Monday, August 3, 2009

Daily Wrapup For August 3rd

[Note: Corrected a miscategorized Arrival as not being a newcomer.]

It was a day of breaking round numbers for two of the three major averages. The S&P 500 closed above 1000, and the NASDAQ broke 2000. All three averages had strong gains today, leaving more than a few wondering when it'll end. Oil shot up once again, along with silver and copper, but gold barely moved. It's no wonder why basic materials was the strongest-performing sector today, followed by energy. The China-as-bubble-economy meme keeps spreading, as more people see but don't believe.

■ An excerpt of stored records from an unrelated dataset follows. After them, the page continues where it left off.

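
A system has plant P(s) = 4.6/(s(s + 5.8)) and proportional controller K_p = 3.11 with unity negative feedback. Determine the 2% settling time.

From 1 + K_pP(s) = 0: s² + 5.8s + 14.31 = 0 ⇒ ω_n = 3.782, ζ = 0.7667.
2% settling time T_s ≈ 4/(ζω_n) = 4/2.9 = 1.38 s.

T_s ≈ 1.38 s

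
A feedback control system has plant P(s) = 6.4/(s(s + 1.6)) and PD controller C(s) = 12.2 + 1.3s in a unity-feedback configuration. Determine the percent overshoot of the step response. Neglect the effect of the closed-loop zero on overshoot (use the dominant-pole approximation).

Forward path: (12.2 + 1.3s)·6.4/(s(s+1.6)). The closed-loop characteristic equation is s² + (1.6 + 6.4·1.3)s + 6.4·12.2 = 0.
That is s² + 9.92s + 78.08 = 0, so ω_n = 8.836 rad/s and ζ = 9.92/(2·8.836) = 0.5613.
%OS = 100·exp(−πζ/√(1−ζ²)) = 11.9%.

11.9%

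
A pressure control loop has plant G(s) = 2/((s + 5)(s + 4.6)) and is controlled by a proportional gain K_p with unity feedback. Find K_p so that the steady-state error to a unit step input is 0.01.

The loop is type 0, so e_ss(step) = 1/(1 + K_pos) with K_pos = K_p·G(0).
G(0) = 0.08696. Require 1/(1 + K_p·0.08696) = 0.01, so 1 + 0.08696·K_p = 100.
K_p = (100 − 1)/0.08696 = 1140.

K_p = 1140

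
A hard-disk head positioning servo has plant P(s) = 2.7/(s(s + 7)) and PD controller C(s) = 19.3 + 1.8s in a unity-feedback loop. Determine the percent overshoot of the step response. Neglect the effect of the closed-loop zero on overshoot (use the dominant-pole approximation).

Forward path: (19.3 + 1.8s)·2.7/(s(s+7)). The closed-loop characteristic equation is s² + (7 + 2.7·1.8)s + 2.7·19.3 = 0.
That is s² + 11.86s + 52.11 = 0, so ω_n = 7.219 rad/s and ζ = 11.86/(2·7.219) = 0.8215.
%OS = 100·exp(−πζ/√(1−ζ²)) = 1.08%.

1.08%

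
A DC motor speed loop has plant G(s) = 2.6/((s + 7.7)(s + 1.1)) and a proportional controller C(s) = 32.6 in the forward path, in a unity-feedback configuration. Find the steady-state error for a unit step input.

0.0909

The loop is type 0. Static position error constant K_pos = C(0)·G(0) = 32.6·0.307 = 10.01.
Steady-state error to a unit step: e_ss = 1/(1+K_pos) = 1/11.01 = 0.0909.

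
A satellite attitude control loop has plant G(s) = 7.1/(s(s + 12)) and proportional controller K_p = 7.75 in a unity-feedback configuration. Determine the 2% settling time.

T_s ≈ 0.667 s

Closed-loop characteristic equation: s² + 12s + 55.02 = 0, so ω_n = 7.418 rad/s and ζ = 12/(2·7.418) = 0.8089.
2% settling time T_s ≈ 4/(ζω_n) = 4/6 = 0.667 s.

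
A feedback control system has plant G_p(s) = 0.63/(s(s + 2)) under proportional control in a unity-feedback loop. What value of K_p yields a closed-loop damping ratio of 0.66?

Closed-loop characteristic equation: s² + 2s + K_p·0.63 = 0.
So ω_n = √(0.63K_p) and 2ζω_n = 2, giving ζ = 2/(2√(0.63K_p)).
Setting ζ = 0.66: √(0.63K_p) = 2/(2·0.66) = 1.515, so K_p = 2.296/0.63 = 3.64.

K_p = 3.64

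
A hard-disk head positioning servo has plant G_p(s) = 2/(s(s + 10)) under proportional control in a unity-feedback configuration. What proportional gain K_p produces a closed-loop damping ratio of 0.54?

K_p = 42.9

Closed-loop characteristic equation: s² + 10s + K_p·2 = 0.
So ω_n = √(2K_p) and 2ζω_n = 10, giving ζ = 10/(2√(2K_p)).
Setting ζ = 0.54: √(2K_p) = 10/(2·0.54) = 9.259, so K_p = 85.73/2 = 42.9.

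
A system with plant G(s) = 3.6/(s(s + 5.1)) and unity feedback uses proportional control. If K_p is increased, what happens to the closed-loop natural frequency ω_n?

ω_n = √(3.6·K_p), which grows with K_p.

increase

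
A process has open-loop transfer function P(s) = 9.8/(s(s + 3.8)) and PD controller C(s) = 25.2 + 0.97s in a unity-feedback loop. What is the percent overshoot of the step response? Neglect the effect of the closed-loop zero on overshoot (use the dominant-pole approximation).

Forward path: (25.2 + 0.97s)·9.8/(s(s+3.8)). The closed-loop characteristic equation is s² + (3.8 + 9.8·0.97)s + 9.8·25.2 = 0.
That is s² + 13.31s + 247 = 0, so ω_n = 15.71 rad/s and ζ = 13.31/(2·15.71) = 0.4234.
%OS = 100·exp(−πζ/√(1−ζ²)) = 23%.

23%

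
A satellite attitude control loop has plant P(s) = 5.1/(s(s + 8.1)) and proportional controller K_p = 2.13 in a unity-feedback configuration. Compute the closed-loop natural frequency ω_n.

ω_n = 3.3 rad/s

The closed-loop denominator is s(s+8.1) + 2.13·5.1 = s² + 8.1s + 10.86.
So ω_n² = 10.86 ⇒ ω_n = 3.296 rad/s, and ζ = 8.1/(2ω_n) = 1.23.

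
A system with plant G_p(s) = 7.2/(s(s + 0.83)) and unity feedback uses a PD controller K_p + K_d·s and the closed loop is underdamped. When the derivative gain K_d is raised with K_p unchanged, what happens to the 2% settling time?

Characteristic equation s² + (0.83 + 7.2K_d)s + 7.2K_p = 0: raising K_d increases ζω_n = (0.83+7.2K_d)/2 while the loop stays underdamped, so T_s ≈ 4/(ζω_n) decreases.

decrease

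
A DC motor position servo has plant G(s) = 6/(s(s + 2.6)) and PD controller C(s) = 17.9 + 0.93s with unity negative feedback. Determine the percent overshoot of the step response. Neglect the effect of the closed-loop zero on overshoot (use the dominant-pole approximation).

Forward path: (17.9 + 0.93s)·6/(s(s+2.6)). The closed-loop characteristic equation is s² + (2.6 + 6·0.93)s + 6·17.9 = 0.
That is s² + 8.18s + 107.4 = 0, so ω_n = 10.36 rad/s and ζ = 8.18/(2·10.36) = 0.3947.
%OS = 100·exp(−πζ/√(1−ζ²)) = 25.9%.

25.9%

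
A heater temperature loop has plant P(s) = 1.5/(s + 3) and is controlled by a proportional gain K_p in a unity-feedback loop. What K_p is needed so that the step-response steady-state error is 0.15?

For a type-0 loop with proportional control, e_ss = 1/(1 + K_p·P(0)).
P(0) = 0.5. Require 1/(1 + K_p·0.5) = 0.15, so 1 + 0.5·K_p = 6.667.
K_p = (6.667 − 1)/0.5 = 11.3.

K_p = 11.3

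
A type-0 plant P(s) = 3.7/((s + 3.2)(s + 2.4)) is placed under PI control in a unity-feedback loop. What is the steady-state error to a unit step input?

0

The PI controller's integrator makes the forward path type 1, so e_ss to a step is zero.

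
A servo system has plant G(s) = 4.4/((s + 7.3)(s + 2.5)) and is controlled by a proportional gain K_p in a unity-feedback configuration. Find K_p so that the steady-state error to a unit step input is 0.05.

K_p = 78.8

The loop is type 0, so e_ss(step) = 1/(1 + K_pos) with K_pos = K_p·G(0).
G(0) = 0.2411. Require 1/(1 + K_p·0.2411) = 0.05, so 1 + 0.2411·K_p = 20.
K_p = (20 − 1)/0.2411 = 78.8.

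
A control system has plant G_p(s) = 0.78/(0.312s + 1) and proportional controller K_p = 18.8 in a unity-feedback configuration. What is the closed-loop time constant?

Closed loop: T(s) = K_p·G_p/(1+K_p·G_p) = 14.66/(0.312s + 1 + 14.66), with pole at s = −(1 + 14.66)/0.312 = −50.21.
Closed-loop time constant τ = 1/50.21 = 0.0199 s.

τ = 0.0199 s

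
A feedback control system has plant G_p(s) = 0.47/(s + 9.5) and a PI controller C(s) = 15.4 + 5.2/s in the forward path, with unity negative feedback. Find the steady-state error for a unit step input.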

The lowest-quintile P/E cut-off shot up today, from Friday's 10.93 to today's 11.35. This P/E marks the highest cut-off number since the Bin got started. In accordance with the S&P's 1.53% rise, the yield cut-off for the Low P/E Bin fell to 2.69%. (Just to remind everyone, that cut-off is the S&P 500's dividend yield.) When ETFs, stocks with market caps of less than 500M and ones with yields of greater than 10% are thrown out, the Low P/E Bin is left with one hundred and two stocks: an increase of eleven from yesterday. By far, this day's additions outnumber any other day since the Bin got rolling. Here are today's changes, as dash-listed below:

- Cracker Barrel Old Country Store, Inc.
- CVB Financial Corp.
- DTE Energy Company
- EarthLink, Inc.
- Enersis SA
- Entertainment Properties Trust
- Garmin Ltd.
- H&R Block, Inc.
- Hillenbrand, Inc.
- Merck & Co., Inc.
- Permian Basin Royalty Trust
- Sempra Energy
- SK Telecom Co., Ltd.
- Telkom SA Limited
- Tsakos Energy Navigation Ltd.
- Willis Group Holdings Limited

- AstraZeneca plc
- Royal Dutch Shell plc
- Snap-on Incorporated
- Titanium Metals Corporation

Eleven of the sixteen Arrivals were old Bin residents that have come back. Cracker Barrel Old Country's P/E is well within the lowest quintile, but its yield got it out of the Bin earlier; it's now above the cut-off. Garmin's in much the same boat, and Telkom's in a similar one: it's dropped to the point where its yield is above the S&P's. CVB, Hillenbrand, Merck, Sempra and SK Telecom got back in because the cut-off P/E jumped above their own. Tsakos returned because its yield fell below 10%. Permian Basin's market cap rose above 500M today, bringing it back in too. DTE Energy one that hasn't been in the Bin for a long time. It's an electric and natural gas utility located in Michigan, and got in thanks to a rise in its 12-month trailing EPS.

The other five are newcomers to the Bin. Enarsis is another utility, but it's a foreign one that operates down in Latin America. It got in because its dividend was raised. Entertainment Properties is a REIT, but an unusual one: it owns movie theaters. Thanks to a rise in the stock's price, its yield is now below the 10% cut-off.

Those who remember the old dot-com boom days should remember Earthlink: it was one of the Internet jewels of the time. Had someone suggested ten years ago that Earthlink would be a low-P/E high-yield stock in August 2009, (s)he wouldn't have been believed. And yet, here it is. After crashing in 2000, and bottoming in 2002, the stock went basically nowhere while losses slowly changed into earnings. As it turns out, EarthLink's gotten in because it declared a dividend for the first time ever: the expected yield is 6.62% at today's close.

The next newcomer is a more well-known name. H&R Block got in because of the P/E cut-off's jump. Less well known is the final newcomer and Arrival. Willis Group specializes in the brokerage end of insurance, and has operations in several countries. Like H&R Block, it was shunted to the Bin by the P/E cut-off leaping above its own.

Astra Zeneca, the first Departure, dropped its dividend below the cut-off point. Royal Dutch, Snap-On and Total got pushed out because of earnings declines in the second quarter. Titanium's P/E also rose, but for a happier reason: the stock gained 6.21% in regular trading today.

A still-current Bin stock with a big gain too was Barclay's plc. It reported its first half year earnings this morning, which were up 8 percent over the first half of 2008's. Despite the fact that its net income came in well below the consensus figure, the stock shot upwards today to close at $22.15 for a gain of 7.84%. Its investment-banking division was the reason for the increase, as the bank is still dogged by bad loans. In retrospect, Barclay's purchase of Lehman Brother's investment-banking arm was quite shrewd. It's where a lot of this half's profit came from.

That's all for today's Wrapup. Thanks for reading...and think of October. Whichever one you please.